L’analyse de l’activité d’Eve permet de rendre compte du caractère de compromis qu’elle revêt entre ses préoccupations (éviter que les élèves fuguent), la prescription de contrôler la classe énoncée par l’inspecteur, et des contraintes concurrentielles (l’avis de la directrice, les élèves…). La PEFI, qui concède qu’« on nous a tellement mis la pression là-dessus » (ACS du 29.09, UA 46), est « toujours tiraillée entre le dilemme, enfin être, ne pas être un tyran et

ne pas être trop, trop laxiste » (ACS du 03.03, UA 9). Elle considère qu’elle ne peut pas

« avoir un œil sur les 29 élèves en même temps » et qu’il n’est « techniquement » pas possible de voir tous les élèves, parce qu’elle n’a pas une « vision périphérique ». Elle aurait plutôt tendance à suivre les conseils de la titulaire, qui laisse par exemple aller par deux les élèves aux toilettes. En cela, elle est prête à passer outre la prescription émise par l’inspecteur. En temps que responsable de la classe, elle essaie alors de « limiter la casse autant que possible

avec les élèves qui cherchent à quitter la salle de classe » en renforçant son attention.

La situation est comparable à celle du travail en ateliers, où Eve rencontre la même difficulté à « être partout à la fois », alors que certains groupes devraient être en autonomie.

Extrait de l’ACS du 29.09, UA 17

186 PEFI : (…) il faut que je leur explique, aussi, accessoirement, parce que là, le problème, avec cet atelier, bon ils se tirent, j’ai envie de dire, parce qu’il y a pas de consigne. Mais l’atelier que moi je dirige normalement, c’est celui qui est ici, c’est celui avec les petits, c’est l’atelier de maths. Donc je suis censée rester avec eux (…). Là il faut que je leur montre, et que je les recadre au cas où, et pendant ce temps là il y a G. qui colle sa vache sur la feuille de la voisine, tu vois donc… où être… ?

187 CH : donc il faut être partout à la fois…

188 PEFI : voilà, bin c’est ça le problème. Mais bon.

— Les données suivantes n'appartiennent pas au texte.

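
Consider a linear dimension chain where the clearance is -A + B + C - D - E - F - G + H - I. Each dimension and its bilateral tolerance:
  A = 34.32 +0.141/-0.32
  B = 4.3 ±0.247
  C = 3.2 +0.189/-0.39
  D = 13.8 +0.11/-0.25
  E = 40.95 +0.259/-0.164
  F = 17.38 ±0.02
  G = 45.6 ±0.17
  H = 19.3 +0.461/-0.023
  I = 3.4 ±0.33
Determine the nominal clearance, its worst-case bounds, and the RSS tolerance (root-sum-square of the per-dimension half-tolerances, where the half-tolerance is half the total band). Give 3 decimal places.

Stack each dimension's contribution:
  -A: nom -34.320 → Σnom=-34.320; wc +0.320/-0.141 → slack +0.320/-0.141; half-tol=0.230, Σhalf²=0.053130
  +B: nom +4.300 → Σnom=-30.020; wc +0.247/-0.247 → slack +0.567/-0.388; half-tol=0.247, Σhalf²=0.114139
  +C: nom +3.200 → Σnom=-26.820; wc +0.189/-0.390 → slack +0.756/-0.778; half-tol=0.289, Σhalf²=0.197950
  -D: nom -13.800 → Σnom=-40.620; wc +0.250/-0.110 → slack +1.006/-0.888; half-tol=0.180, Σhalf²=0.230349
  -E: nom -40.950 → Σnom=-81.570; wc +0.164/-0.259 → slack +1.170/-1.147; half-tol=0.212, Σhalf²=0.275082
  -F: nom -17.380 → Σnom=-98.950; wc +0.020/-0.020 → slack +1.190/-1.167; half-tol=0.020, Σhalf²=0.275482
  -G: nom -45.600 → Σnom=-144.550; wc +0.170/-0.170 → slack +1.360/-1.337; half-tol=0.170, Σhalf²=0.304382
  +H: nom +19.300 → Σnom=-125.250; wc +0.461/-0.023 → slack +1.821/-1.360; half-tol=0.242, Σhalf²=0.362946
  -I: nom -3.400 → Σnom=-128.650; wc +0.330/-0.330 → slack +2.151/-1.690; half-tol=0.330, Σhalf²=0.471846
Nominal = -128.650. Worst-case = [-128.650 - 1.690, -128.650 + 2.151] = [-130.340, -126.499]. RSS = √0.471846 = 0.687.

nominal=-128.650 wc=[-130.340,-126.499] rss=0.687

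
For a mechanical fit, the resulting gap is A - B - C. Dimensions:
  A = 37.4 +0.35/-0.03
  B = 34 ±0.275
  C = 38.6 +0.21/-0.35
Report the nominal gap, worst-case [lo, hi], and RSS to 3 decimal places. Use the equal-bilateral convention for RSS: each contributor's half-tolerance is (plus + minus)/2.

Stack each dimension's contribution:
  +A: nom +37.400 → Σnom=37.400; wc +0.350/-0.030 → slack +0.350/-0.030; half-tol=0.190, Σhalf²=0.036100
  -B: nom -34.000 → Σnom=3.400; wc +0.275/-0.275 → slack +0.625/-0.305; half-tol=0.275, Σhalf²=0.111725
  -C: nom -38.600 → Σnom=-35.200; wc +0.350/-0.210 → slack +0.975/-0.515; half-tol=0.280, Σhalf²=0.190125
Nominal = -35.200. Worst-case = [-35.200 - 0.515, -35.200 + 0.975] = [-35.715, -34.225]. RSS = √0.190125 = 0.436.

nominal=-35.200 wc=[-35.715,-34.225] rss=0.436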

L’activité d’Eve est ainsi typiquement organisée vers une préoccupation de maîtrise de la classe et de responsabilité (avoir autant d’élèves en fin de journée qu’au début). Elle parvient à réaliser des opérations pour y faire face, mais elle n’est pas toujours satisfaite de leur effet. L’analyse de ces données permet de comprendre quelle est l’activité reconnue par la PEFI en ce qui concerne la gestion de la classe. Responsabiliser les élèves, être ferme et ne pas lâcher en sanctionnant, utiliser des comptines et des activités de rupture, avoir un ton dissuasif plutôt qu’élever la voix et choisir ses mots, rappeler à l’ordre, menacer, ou encore envoyer chez le directeur, font partie de cette activité reconnue par Eve pour maîtriser la classe et exercer sa

responsabilité. L’enseignante stagiaire a le souci de renouveler les opérations pour éviter la diminution de leur impact respectif. Les résultats montrent aussi pourquoi, par moments, confrontée à des situations où plusieurs choix sont en concurrence, elle réalise des actions différentes de ce qui lui est demandé (inspecteur) ou conseillé (directrice).